Area LDS Seventy David Warner asked the crowd for a Mormon “vote of thanks” and all hands silently shot up. He then requested a Genesis vote — and the congregants leaped to their feet with cheers in a sustained standing ovation.

After that, Warner named a new branch presidency, with Davis Stovall as president and Jamal Willis and Joseph Kaluba as counselors.

Several speakers mentioned continuing racism (including societal injustice and offensive comments from fellow Mormons) while affirming the historic 1978 priesthood “restoration.”

“This is the 40th year of the ban being lifted,” Gist said. “We can have the priesthood if we are worthy. My challenge to you is to always be worthy.”

Stovall, the incoming president, emphasized the importance of the priesthood to him.

His last service to his mother, who was not Mormon, was to give her a healing blessing, Stovall said. She recovered enough so that she could call friends and family members before dying.

“Being able to exercise the priesthood meant so much to me,” he said. “We need to not just celebrate it but exercise it.”
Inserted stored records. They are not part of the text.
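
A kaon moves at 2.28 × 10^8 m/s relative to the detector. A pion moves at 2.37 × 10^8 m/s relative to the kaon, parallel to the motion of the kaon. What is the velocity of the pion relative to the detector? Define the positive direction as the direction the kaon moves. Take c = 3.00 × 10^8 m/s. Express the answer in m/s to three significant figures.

In units of c (dividing by 3.00 × 10^8 m/s): v = 0.760, u' = 0.790.
u = (u' + v)/(1 + u'v/c²):
u = (0.790 + 0.760) / (1 + 0.790·0.760) = 1.5500/1.6004 = 0.9685
(Galilean addition would give +1.550c, exceeding c.)
Converting back: u = 0.9685 × 3.00 × 10^8 m/s.

2.91 × 10^8 m/s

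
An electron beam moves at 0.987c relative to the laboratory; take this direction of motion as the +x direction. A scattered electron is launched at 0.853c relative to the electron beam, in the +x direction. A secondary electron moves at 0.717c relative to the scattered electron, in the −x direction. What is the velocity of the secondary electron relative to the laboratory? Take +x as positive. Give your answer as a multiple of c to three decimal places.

Apply u = (u' + v)/(1 + u'v/c²) successively, working outward toward the laboratory.
Start: velocity of the electron beam relative to the laboratory = 0.9870c.
Compose with the scattered electron (u' = 0.853 in the electron beam frame): u_1 = (0.853 + 0.987) / (1 + 0.853·0.987) = 1.8400/1.8419 = 0.9990.
Compose with the secondary electron (u' = -0.717 in the scattered electron frame): u_2 = (-0.717 + 0.999) / (1 + (-0.717)·0.999) = 0.2820/0.2837 = 0.9937.

+0.994c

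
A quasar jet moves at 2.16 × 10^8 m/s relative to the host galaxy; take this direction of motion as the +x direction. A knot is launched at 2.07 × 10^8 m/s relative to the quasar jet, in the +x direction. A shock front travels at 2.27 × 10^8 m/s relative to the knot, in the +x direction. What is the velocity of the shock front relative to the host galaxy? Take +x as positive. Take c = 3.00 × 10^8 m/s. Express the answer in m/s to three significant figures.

Apply u = (u' + v)/(1 + u'v/c²) successively, working outward toward the host galaxy.
(Dividing each given speed by c = 3.00 × 10^8 m/s to work in units of c.)
Start: velocity of the quasar jet relative to the host galaxy = 0.7200c.
Compose with the knot (u' = 0.690 in the quasar jet frame): u_1 = (0.690 + 0.720) / (1 + 0.690·0.720) = 1.4100/1.4968 = 0.9420.
Compose with the shock front (u' = 0.757 in the knot frame): u_2 = (0.757 + 0.942) / (1 + 0.757·0.942) = 1.6987/1.7128 = 0.9918.
So u = 0.9918 × 3.00 × 10^8 m/s.

2.98 × 10^8 m/s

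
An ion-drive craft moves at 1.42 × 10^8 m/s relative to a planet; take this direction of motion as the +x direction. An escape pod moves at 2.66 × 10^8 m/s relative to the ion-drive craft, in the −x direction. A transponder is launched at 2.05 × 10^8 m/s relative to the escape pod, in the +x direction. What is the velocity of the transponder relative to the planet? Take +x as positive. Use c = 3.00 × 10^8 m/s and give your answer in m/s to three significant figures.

-1.69 × 10^7 m/s

Apply u = (u' + v)/(1 + u'v/c²) successively, working outward toward the planet.
(Dividing each given speed by c = 3.00 × 10^8 m/s to work in units of c.)
Start: velocity of the ion-drive craft relative to the planet = 0.4733c.
Compose with the escape pod (u' = -0.887 in the ion-drive craft frame): u_1 = (-0.887 + 0.473) / (1 + (-0.887)·0.473) = -0.4133/0.5803 = -0.7123.
Compose with the transponder (u' = 0.683 in the escape pod frame): u_2 = (0.683 + (-0.712)) / (1 + 0.683·(-0.712)) = -0.0289/0.5133 = -0.0564.
So u = -0.0564 × 3.00 × 10^8 m/s.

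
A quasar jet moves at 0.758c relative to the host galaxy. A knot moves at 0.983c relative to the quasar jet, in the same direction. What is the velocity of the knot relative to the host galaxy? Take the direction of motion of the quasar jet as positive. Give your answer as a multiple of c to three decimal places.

0.998c

With v = 0.758 and u' = 0.983 (in units of c),
u = (u' + v)/(1 + u'v/c²):
u = (0.983 + 0.758) / (1 + 0.983·0.758) = 1.7410/1.7451 = 0.9976
(Galilean addition would give +1.741c, exceeding c.)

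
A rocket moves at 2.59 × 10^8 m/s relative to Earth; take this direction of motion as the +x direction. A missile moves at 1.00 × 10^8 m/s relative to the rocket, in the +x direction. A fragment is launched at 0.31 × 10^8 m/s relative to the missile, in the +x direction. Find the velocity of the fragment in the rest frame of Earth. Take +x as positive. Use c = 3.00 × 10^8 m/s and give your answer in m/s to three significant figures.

2.83 × 10^8 m/s

Apply u = (u' + v)/(1 + u'v/c²) successively, working outward toward Earth.
(Dividing each given speed by c = 3.00 × 10^8 m/s to work in units of c.)
Start: velocity of the rocket relative to Earth = 0.8633c.
Compose with the missile (u' = 0.333 in the rocket frame): u_1 = (0.333 + 0.863) / (1 + 0.333·0.863) = 1.1967/1.2878 = 0.9292.
Compose with the fragment (u' = 0.103 in the missile frame): u_2 = (0.103 + 0.929) / (1 + 0.103·0.929) = 1.0326/1.0960 = 0.9421.
So u = 0.9421 × 3.00 × 10^8 m/s.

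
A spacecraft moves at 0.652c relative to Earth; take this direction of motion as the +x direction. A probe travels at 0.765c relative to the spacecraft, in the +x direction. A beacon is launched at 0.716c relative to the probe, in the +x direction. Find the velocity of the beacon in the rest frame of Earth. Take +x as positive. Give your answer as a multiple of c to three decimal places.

0.991c

Apply u = (u' + v)/(1 + u'v/c²) successively, working outward toward Earth.
Start: velocity of the spacecraft relative to Earth = 0.6520c.
Compose with the probe (u' = 0.765 in the spacecraft frame): u_1 = (0.765 + 0.652) / (1 + 0.765·0.652) = 1.4170/1.4988 = 0.9454.
Compose with the beacon (u' = 0.716 in the probe frame): u_2 = (0.716 + 0.945) / (1 + 0.716·0.945) = 1.6614/1.6769 = 0.9908.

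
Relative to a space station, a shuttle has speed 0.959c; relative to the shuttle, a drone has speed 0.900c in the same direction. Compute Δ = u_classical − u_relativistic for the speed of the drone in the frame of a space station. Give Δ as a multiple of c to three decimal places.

Δ = 0.861c

Galilean: u_cl = 0.900 + 0.959 = 1.8590.
Relativistic: u_rel = (0.900 + 0.959) / (1 + 0.900·0.959) = 1.8590/1.8631 = 0.9978.
Δ = 1.8590 − 0.9978 = 0.8612.
(The classical prediction exceeds c; the relativistic result does not.)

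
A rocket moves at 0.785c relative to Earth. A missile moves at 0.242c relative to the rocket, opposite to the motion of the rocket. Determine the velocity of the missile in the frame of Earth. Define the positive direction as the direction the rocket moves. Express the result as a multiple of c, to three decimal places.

With v = 0.785 and u' = -0.242 (in units of c),
u = (u' + v)/(1 + u'v/c²):
u = (-0.242 + 0.785) / (1 + (-0.242)·0.785) = 0.5430/0.8100 = 0.6703

+0.670c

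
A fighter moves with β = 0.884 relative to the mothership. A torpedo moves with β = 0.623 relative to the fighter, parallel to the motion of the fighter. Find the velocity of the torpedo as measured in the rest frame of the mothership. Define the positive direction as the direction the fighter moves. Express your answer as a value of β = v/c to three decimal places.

With v = 0.884 and u' = 0.623 (in units of c),
u = (u' + v)/(1 + u'v/c²):
u = (0.623 + 0.884) / (1 + 0.623·0.884) = 1.5070/1.5507 = 0.9718
(Galilean addition would give +1.507c, exceeding c.)

β = 0.972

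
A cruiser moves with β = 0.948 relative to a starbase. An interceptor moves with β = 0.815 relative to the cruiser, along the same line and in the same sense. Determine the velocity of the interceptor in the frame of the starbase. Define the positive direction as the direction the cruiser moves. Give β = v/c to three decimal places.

β = 0.995

With v = 0.948 and u' = 0.815 (in units of c),
u = (u' + v)/(1 + u'v/c²):
u = (0.815 + 0.948) / (1 + 0.815·0.948) = 1.7630/1.7726 = 0.9946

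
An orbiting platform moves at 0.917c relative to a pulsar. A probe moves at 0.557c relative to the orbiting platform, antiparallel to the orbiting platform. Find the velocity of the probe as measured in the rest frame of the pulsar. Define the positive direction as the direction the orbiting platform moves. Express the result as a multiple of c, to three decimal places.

+0.736c

With v = 0.917 and u' = -0.557 (in units of c),
u = (u' + v)/(1 + u'v/c²):
u = (-0.557 + 0.917) / (1 + (-0.557)·0.917) = 0.3600/0.4892 = 0.7358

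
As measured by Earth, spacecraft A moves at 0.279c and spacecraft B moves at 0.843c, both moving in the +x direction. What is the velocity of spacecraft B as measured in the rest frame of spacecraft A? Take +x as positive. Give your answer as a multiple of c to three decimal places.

β_A = 0.279, β_B = 0.843.
Transform to A's frame with the inverse velocity-addition law: u' = (u − v)/(1 − uv/c²), taking u = β_B and v = β_A.
u' = (0.843 − 0.279) / (1 − (0.279)(0.843)) = 0.5640/0.7648 = 0.7374.

+0.737c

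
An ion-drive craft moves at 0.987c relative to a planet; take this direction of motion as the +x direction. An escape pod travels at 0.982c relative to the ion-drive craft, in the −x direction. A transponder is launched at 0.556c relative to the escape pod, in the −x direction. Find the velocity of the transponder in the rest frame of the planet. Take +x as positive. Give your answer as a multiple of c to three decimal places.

Apply u = (u' + v)/(1 + u'v/c²) successively, working outward toward the planet.
Start: velocity of the ion-drive craft relative to the planet = 0.9870c.
Compose with the escape pod (u' = -0.982 in the ion-drive craft frame): u_1 = (-0.982 + 0.987) / (1 + (-0.982)·0.987) = 0.0050/0.0308 = 0.1625.
Compose with the transponder (u' = -0.556 in the escape pod frame): u_2 = (-0.556 + 0.163) / (1 + (-0.556)·0.163) = -0.3935/0.9096 = -0.4326.

-0.433c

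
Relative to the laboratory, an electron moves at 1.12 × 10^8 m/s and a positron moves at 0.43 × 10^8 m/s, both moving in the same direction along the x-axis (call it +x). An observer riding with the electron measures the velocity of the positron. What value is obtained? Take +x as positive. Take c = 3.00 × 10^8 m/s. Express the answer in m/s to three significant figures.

-7.29 × 10^7 m/s

β_A = 0.373, β_B = 0.143 (dividing each by c = 3.00 × 10^8 m/s).
Transform to A's frame with the inverse velocity-addition law: u' = (u − v)/(1 − uv/c²), taking u = β_B and v = β_A.
u' = (0.143 − 0.373) / (1 − (0.373)(0.143)) = -0.2300/0.9465 = -0.2430.
u' = -0.2430 × 3.00 × 10^8 m/s.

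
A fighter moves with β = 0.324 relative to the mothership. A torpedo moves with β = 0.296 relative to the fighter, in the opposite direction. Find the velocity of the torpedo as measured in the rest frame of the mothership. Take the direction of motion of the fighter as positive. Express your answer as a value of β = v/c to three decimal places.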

What about the future of Genesis itself?

Harwell, wiping away tears, said it is no longer “a best-kept secret.” Indeed, LDS leaders may replicate the model for African-Americans in other states.

“At first, they told us it was a no-no,” he said in an interview. “But now we’re having such a great success, they want to see it move forward.”

For Burch, that’s heartening news.

“It has been the expressions of our culture during the monthly meetings that have made Genesis unique,” said Burch, who has served as president of the branch’s all-female Relief Society, “not just in the church but in the world.”

The group’s swelling ranks have witnessed black Mormons “called to preside, lead and teach within an African-American culture, coupled with the authority of the priesthood and in the framework of the restored organization of the church.”

They’ve seen “clapping in the chapel and shouting hallelujah and laughing aloud and singing songs of praise with songs of worship, and women wearing hats and head wraps,” Burch wrote in an email, “and [all of] it being acceptable, not disrespectful, as some white members think.”

The recently deceased Mormon prophet understood that, she said. “He was our cultural champion.”